ただ、今と同じような歯ブラシが登場した当初は、見た目が珍しかったためか、あまり注目されなかったとも言われています。
「歯をみがく」より「歯を拭く」時代
では当時、何で歯の手入れをしていたのでしょうか。
一般家庭では、布やスポンジを使って、歯を「みがく」というより**「拭く」**ようにして汚れを落としていたそうです。
そのころ歯ブラシは高級品で、上流階級や貴族の間で使われることが多かったと言われています。
また、塩で歯をみがく時代もあったようです。
塩には殺菌作用があると考えられており、塩で歯をこすることで汚れを落としていたのですね。
塩水でうがいをする習慣もあったと言われています。
現代はケア用品がどんどん増えている
最近は「健康」への関心が高まっていることもあり、口のケア用品もたくさん発売されています。

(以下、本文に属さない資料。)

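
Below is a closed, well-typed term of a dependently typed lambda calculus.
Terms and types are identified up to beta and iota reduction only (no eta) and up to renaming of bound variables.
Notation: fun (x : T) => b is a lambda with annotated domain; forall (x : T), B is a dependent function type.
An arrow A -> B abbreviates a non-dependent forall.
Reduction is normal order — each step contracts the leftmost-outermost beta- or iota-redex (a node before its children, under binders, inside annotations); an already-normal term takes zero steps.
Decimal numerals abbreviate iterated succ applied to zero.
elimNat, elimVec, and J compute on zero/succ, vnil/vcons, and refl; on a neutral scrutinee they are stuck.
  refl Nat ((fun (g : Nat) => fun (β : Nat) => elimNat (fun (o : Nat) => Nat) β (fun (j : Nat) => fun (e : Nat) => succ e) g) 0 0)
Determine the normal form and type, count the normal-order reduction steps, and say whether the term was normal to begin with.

reduced normal form:
  refl Nat 0
type:
  Eq Nat 0 0
normal-order step count: 3
already normal: no
first redex: a beta-redex


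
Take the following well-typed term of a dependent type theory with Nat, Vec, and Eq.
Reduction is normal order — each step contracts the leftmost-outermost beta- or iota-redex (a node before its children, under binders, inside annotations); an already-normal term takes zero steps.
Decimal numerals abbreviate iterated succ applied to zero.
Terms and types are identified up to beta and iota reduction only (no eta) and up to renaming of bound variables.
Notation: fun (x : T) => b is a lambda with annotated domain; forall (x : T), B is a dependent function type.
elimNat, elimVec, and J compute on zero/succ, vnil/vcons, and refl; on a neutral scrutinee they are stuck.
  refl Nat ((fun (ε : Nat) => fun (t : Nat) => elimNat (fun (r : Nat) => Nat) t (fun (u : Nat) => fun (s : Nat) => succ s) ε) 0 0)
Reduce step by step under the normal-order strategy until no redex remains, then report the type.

reduction (normal order):
  refl Nat ((fun (ε : Nat) => fun (t : Nat) => elimNat (fun (r : Nat) => Nat) t (fun (u : Nat) => fun (s : Nat) => succ s) ε) 0 0)
  ~> refl Nat ((fun (ε : Nat) => elimNat (fun (t : Nat) => Nat) ε (fun (r : Nat) => fun (u : Nat) => succ u) 0) 0)
  ~> refl Nat (elimNat (fun (ε : Nat) => Nat) 0 (fun (t : Nat) => fun (r : Nat) => succ r) 0)
  ~> refl Nat 0
inferred type:
  Eq Nat 0 0


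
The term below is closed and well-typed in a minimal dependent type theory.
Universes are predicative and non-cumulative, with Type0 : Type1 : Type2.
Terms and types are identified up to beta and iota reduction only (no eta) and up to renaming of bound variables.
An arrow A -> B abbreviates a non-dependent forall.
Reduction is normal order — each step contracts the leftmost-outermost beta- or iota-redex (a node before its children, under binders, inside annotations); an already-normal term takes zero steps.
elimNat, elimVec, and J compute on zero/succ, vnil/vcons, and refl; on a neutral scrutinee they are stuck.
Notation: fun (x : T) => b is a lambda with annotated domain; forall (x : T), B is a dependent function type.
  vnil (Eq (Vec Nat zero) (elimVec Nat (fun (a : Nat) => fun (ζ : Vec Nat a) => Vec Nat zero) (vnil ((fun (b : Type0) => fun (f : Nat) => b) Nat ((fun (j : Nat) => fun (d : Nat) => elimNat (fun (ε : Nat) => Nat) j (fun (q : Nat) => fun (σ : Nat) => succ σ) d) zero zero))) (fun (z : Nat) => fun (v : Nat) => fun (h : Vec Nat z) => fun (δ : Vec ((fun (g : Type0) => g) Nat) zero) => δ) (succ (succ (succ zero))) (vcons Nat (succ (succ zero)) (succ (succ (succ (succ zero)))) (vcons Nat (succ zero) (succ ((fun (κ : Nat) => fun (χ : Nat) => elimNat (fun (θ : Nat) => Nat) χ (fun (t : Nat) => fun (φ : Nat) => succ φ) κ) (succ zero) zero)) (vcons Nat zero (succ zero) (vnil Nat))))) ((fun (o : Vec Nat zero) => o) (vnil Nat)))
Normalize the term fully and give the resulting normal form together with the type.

normal form:
  vnil (Eq (Vec Nat zero) (vnil Nat) (vnil Nat))
type:
  Vec (Eq (Vec Nat zero) (vnil Nat) (vnil Nat)) zero


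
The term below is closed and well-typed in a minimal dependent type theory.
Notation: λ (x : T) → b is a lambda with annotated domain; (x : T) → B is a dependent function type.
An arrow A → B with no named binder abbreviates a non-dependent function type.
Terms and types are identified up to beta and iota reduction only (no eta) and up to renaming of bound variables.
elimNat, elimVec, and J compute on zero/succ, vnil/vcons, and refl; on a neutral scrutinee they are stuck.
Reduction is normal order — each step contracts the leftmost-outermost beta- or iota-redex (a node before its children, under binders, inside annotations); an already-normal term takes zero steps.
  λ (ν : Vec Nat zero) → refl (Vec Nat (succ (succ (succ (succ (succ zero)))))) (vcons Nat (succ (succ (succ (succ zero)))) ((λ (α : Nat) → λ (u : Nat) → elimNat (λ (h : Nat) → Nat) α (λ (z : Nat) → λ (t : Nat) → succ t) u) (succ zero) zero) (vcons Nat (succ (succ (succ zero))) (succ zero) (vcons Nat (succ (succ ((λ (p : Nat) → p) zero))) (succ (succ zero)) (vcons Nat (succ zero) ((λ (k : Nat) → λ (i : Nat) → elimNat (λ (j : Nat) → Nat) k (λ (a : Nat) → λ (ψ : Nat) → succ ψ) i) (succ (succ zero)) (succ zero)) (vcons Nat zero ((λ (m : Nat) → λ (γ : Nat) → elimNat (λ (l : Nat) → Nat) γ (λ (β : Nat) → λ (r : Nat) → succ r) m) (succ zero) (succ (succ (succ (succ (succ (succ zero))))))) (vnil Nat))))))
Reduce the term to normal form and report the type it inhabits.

resulting normal form:
  λ (ν : Vec Nat zero) → refl (Vec Nat (succ (succ (succ (succ (succ zero)))))) (vcons Nat (succ (succ (succ (succ zero)))) (succ zero) (vcons Nat (succ (succ (succ zero))) (succ zero) (vcons Nat (succ (succ zero)) (succ (succ zero)) (vcons Nat (succ zero) (succ (succ (succ zero))) (vcons Nat zero (succ (succ (succ (succ (succ (succ (succ zero))))))) (vnil Nat))))))
the term's type:
  Vec Nat zero → Eq (Vec Nat (succ (succ (succ (succ (succ zero)))))) (vcons Nat (succ (succ (succ (succ zero)))) (succ zero) (vcons Nat (succ (succ (succ zero))) (succ zero) (vcons Nat (succ (succ zero)) (succ (succ zero)) (vcons Nat (succ zero) (succ (succ (succ zero))) (vcons Nat zero (succ (succ (succ (succ (succ (succ (succ zero))))))) (vnil Nat)))))) (vcons Nat (succ (succ (succ (succ zero)))) (succ zero) (vcons Nat (succ (succ (succ zero))) (succ zero) (vcons Nat (succ (succ zero)) (succ (succ zero)) (vcons Nat (succ zero) (succ (succ (succ zero))) (vcons Nat zero (succ (succ (succ (succ (succ (succ (succ zero))))))) (vnil Nat))))))


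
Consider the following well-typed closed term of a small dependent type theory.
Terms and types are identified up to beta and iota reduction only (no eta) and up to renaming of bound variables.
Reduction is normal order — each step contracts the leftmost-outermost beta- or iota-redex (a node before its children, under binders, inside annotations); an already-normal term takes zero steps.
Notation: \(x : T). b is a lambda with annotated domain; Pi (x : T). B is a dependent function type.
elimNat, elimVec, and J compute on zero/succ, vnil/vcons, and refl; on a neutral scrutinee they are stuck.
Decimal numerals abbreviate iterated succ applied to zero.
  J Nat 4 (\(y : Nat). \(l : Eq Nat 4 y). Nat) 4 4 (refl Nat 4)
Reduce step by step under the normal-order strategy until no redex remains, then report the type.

normal-order reduction:
  J Nat 4 (\(y : Nat). \(l : Eq Nat 4 y). Nat) 4 4 (refl Nat 4)
  ~> 4
type:
  Nat


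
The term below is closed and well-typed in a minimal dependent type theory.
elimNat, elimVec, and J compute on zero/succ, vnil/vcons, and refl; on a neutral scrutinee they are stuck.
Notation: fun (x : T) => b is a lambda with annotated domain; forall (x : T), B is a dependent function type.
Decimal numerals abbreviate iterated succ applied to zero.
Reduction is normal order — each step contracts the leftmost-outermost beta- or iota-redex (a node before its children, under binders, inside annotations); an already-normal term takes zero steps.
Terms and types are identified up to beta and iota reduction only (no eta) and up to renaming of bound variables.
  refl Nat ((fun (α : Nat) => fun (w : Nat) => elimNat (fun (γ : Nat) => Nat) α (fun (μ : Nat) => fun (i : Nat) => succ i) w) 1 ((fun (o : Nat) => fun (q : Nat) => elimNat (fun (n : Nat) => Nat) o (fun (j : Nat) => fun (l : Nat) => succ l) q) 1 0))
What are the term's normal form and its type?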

昔は歯ブラシだけの人が多く、糸ようじやフロスを使う人は少なかったかもしれません。
しかし今では、テレビCMなどでもよく見かけるようになり、使う人が増えています。電動歯ブラシを使っている人も多いですよね。
電動歯ブラシのメリット
電動歯ブラシを使うと、手みがきだけでは落としにくい細かい汚れまで落としやすくなります。
昔は高くて買えない時代もありましたが、今では手ごろな価格の商品も増えました。
木の枝から始まった歯のケアが、いまでは電動歯ブラシまで進化しているのはすごいことですね。
まとめ
歯ブラシは長い歴史の中で形や素材が変わり、いまではさまざまな種類が選べるようになりました。
自分に合った歯ブラシやケア用品を上手に使って、口の中の健康を守り、元気な歯を保っていきましょう。